While Aware has many loyal supporters, the group has its fair share of detractors who sometimes make hurtful comments on social media. Corinna concedes: “It (criticism) comes with the territory of making social changes, even when it’s for a better and fairer society. Still, we have to be empathetic, thick-skinned and focus on what’s ahead.”
With her wealth of experience, Corinna pays it forward, helping groups such as Daughters of Tomorrow (Dot). Dot’s executive director Carrie Tan says: “Corinna is a mentor and friend, and Aware is a big sister to Dot.
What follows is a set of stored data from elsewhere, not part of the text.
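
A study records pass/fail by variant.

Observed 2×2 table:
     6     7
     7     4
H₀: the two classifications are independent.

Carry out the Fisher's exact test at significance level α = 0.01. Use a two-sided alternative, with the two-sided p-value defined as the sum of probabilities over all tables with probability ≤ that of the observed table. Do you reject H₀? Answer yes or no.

reject H₀: no

Margins: r₁=13, r₂=11, c₁=13, c₂=11, n=24
p_obs = C(13,6)·C(11,7)/C(24,13); sum pmf over tables with pmf ≤ p_obs
p-value (two-sided) = 0.44419
At α=0.01: p ≥ α → fail to reject H₀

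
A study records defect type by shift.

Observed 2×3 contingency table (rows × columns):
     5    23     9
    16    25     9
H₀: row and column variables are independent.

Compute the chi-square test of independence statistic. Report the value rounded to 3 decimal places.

Row totals [37, 50], col totals [21, 48, 18], n=87
χ² = (5−8.93)²/8.93 + (23−20.41)²/20.41 + (9−7.66)²/7.66 + (16−12.07)²/12.07 + (25−27.59)²/27.59 + (9−10.34)²/10.34 = 3.9918
df = 2

test statistic = 3.992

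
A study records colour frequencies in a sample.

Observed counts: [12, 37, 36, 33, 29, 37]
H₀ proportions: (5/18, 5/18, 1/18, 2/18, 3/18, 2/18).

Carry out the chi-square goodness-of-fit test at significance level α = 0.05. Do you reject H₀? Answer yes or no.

n = 184; E_i = n·p_i = [51.11, 51.11, 10.22, 20.44, 30.67, 20.44]
χ² = (12−51.11)²/51.11 + (37−51.11)²/51.11 + (36−10.22)²/10.22 + (33−20.44)²/20.44 + (29−30.67)²/30.67 + (37−20.44)²/20.44 = 120.0370
df = 5
p-value (upper-tail) = 0.00000
At α=0.05: p < α → reject H₀

reject H₀: yes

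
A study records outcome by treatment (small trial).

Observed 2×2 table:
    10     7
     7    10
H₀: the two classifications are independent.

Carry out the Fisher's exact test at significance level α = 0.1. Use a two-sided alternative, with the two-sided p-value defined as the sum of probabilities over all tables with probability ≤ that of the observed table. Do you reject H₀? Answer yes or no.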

From 2016 to 2018, Aware helped us with capacity-building, mentorship and funding.” To close friends like theatre thespian Pam Oei, there’s another side to Corinna. “She can be very blur for someone with an amazing brain power,” Pam muses. “Corinna approaches everything with curiosity, positivity and a twinkle in her eye.”
It (criticism) comes with the territory of making social changes, even when it’s for a better and fairer society. Still, we have to be empathetic, thick-skinned and focus on what’s ahead. − Corinna Lim
Self-care Comes First
Corinna admits she’s a workaholic. “Having a balanced work life is challenging for me as I enjoy what I do,” she says. “It’s really hard to say ‘no’ to opportunities, and taking on more stuff.” To unwind, she goes on hiking trips with her friends, having recently returned from Bhutan.
“I read books on meditation, do tai chi to keep myself sane, and I’m a fan of local plays.” Still, the most rewarding aspect in life for her is helping women emerge from adversities. “This is what I wanted to do from Day 1. What’s better, after they survive the crisis with a little help from us, they become ambassadors of the cause, or come back to help other women in need.”